Whatever and wherever a project is initiated by the governments, it will be obviously the tribals who have to sacrifice their lands and even habitations and consequently they will be rendered homeless. Unfortunately, their rehabilitation has been the least interest for the leaders.

There will always be a threat for them in the name of development like mining, irrigation projects etc. Some intellectuals term it as destructive development which causes displacement to the innocent tribals.

The tribal lives are very miserable in the core of the forests. They do not have road facility and can't enjoy electricity. They have more danger from the landlords or the mining mafia than the wild animals that live in their vicinity.

A civilised woman or a hair dressing expert can never make a complex plait or a hair knot like a tribal woman. They have got a great self-respect.

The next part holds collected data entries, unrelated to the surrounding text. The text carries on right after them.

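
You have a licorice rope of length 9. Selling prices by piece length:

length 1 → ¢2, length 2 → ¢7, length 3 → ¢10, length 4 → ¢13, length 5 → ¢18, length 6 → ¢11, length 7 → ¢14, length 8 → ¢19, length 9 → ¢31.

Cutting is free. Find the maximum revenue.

32

Consider every possible first cut. R[k] is the best of p[i]+R[k−i] over all sellable i≤k.
R[1] = 2
R[2] = max(2+2, 7+0) = 7
R[3] = max(2+7, 7+2, 10+0) = 10
R[4] = max(2+10, 7+7, 10+2, 13+0) = 14
R[5] = max(2+14, 7+10, 10+7, 13+2, 18+0) = 18
R[6] = max(2+18, 7+14, 10+10, 13+7, 18+2, 11+0) = 21
R[7] = max(2+21, 7+18, 10+14, …, 11+2, 14+0) = 25
R[8] = max(2+25, 7+21, 10+18, …, 14+2, 19+0) = 28
R[9] = max(2+28, 7+25, 10+21, …, 19+2, 31+0) = 32
One optimal cutting: 5 + 2 + 2 → ¢18 + ¢7 + ¢7 = ¢32.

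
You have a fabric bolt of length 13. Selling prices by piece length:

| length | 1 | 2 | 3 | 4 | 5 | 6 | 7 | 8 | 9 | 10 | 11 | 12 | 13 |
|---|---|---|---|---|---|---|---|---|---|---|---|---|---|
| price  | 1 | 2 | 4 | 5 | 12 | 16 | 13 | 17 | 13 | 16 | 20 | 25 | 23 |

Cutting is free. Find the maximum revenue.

33

Build v[k] bottom-up: v[k] = max over allowed piece i of (p[i] + v[k−i]).
v[1] = 1
v[2] = max(1+1, 2+0) = 2
v[3] = max(1+2, 2+1, 4+0) = 4
v[4] = max(1+4, 2+2, 4+1, 5+0) = 5
v[5] = max(1+5, 2+4, 4+2, 5+1, 12+0) = 12
v[6] = max(1+12, 2+5, 4+4, 5+2, 12+1, 16+0) = 16
v[7] = max(1+16, 2+12, 4+5, …, 16+1, 13+0) = 17
v[8] = max(1+17, 2+16, 4+12, …, 13+1, 17+0) = 18
v[9] = max(1+18, 2+17, 4+16, …, 17+1, 13+0) = 20
v[10] = max(1+20, 2+18, 4+17, …, 13+1, 16+0) = 24
v[11] = max(1+24, 2+20, 4+18, …, 16+1, 20+0) = 28
v[12] = max(1+28, 2+24, 4+20, …, 20+1, 25+0) = 32
v[13] = max(1+32, 2+28, 4+24, …, 25+1, 23+0) = 33
One optimal cutting: 6 + 6 + 1 → $16 + $16 + $1 = $33.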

They are not so cruel or barbaric as shown in the movies. They are exploited very easily due to their ignorance. They feel unsecured in the so-called civilised world and consequently they do not want to come down their hillocks. It's the duty of the governments to persuade them and build confidence in them to join the mainstream.

There are many unsung heroes among the tribes. Komuram Bheem, with his heroism, waged a struggle against the hegemony of the Nizams and for the liberation of Hyderabad.

Malavath Purna is so far the youngest girl to scale Mt Everest and a few other tribal students rocked the Renok and even Kili Manjaro, the toughest mountain in Africa.

Some of the tribals have become professors in the varsities. Efficient and able administrators and bureaucrats have emerged from these communities.

A good number of people are cracking IIT, NIT and NEET exams and getting admitted into the prestigious colleges of Delhi University.

Tribals are physically strong and if they are provided good coaching, they can win medals for India in the Olympics. These people should become a great inspiration to the next generations.

How is this possible? If opportunities are provided, the tribals have proved they are no lesser than the others. They have already proved their mettle in various fields.

They too can become idols or stalwarts in various fields. Mere words of sympathy do not serve the purpose. Empathy is direly required for their uplift.

The research works of Prof Janardhan Rao, whose thoughts always centred round the development of tribals should not go waste. The sincere and serious efforts of Prof Alok Sagar, who has been residing amidst the tribes of Madhya Pradesh are to be emulated.

The policies evolved and implemented by Dr B D Sharma and the trust won by S R Sankaran IAS by opening more number of schools for these sections have set an example and stood a role model for the successive governments.

These ethnic groups should get due recognition and their due share in power.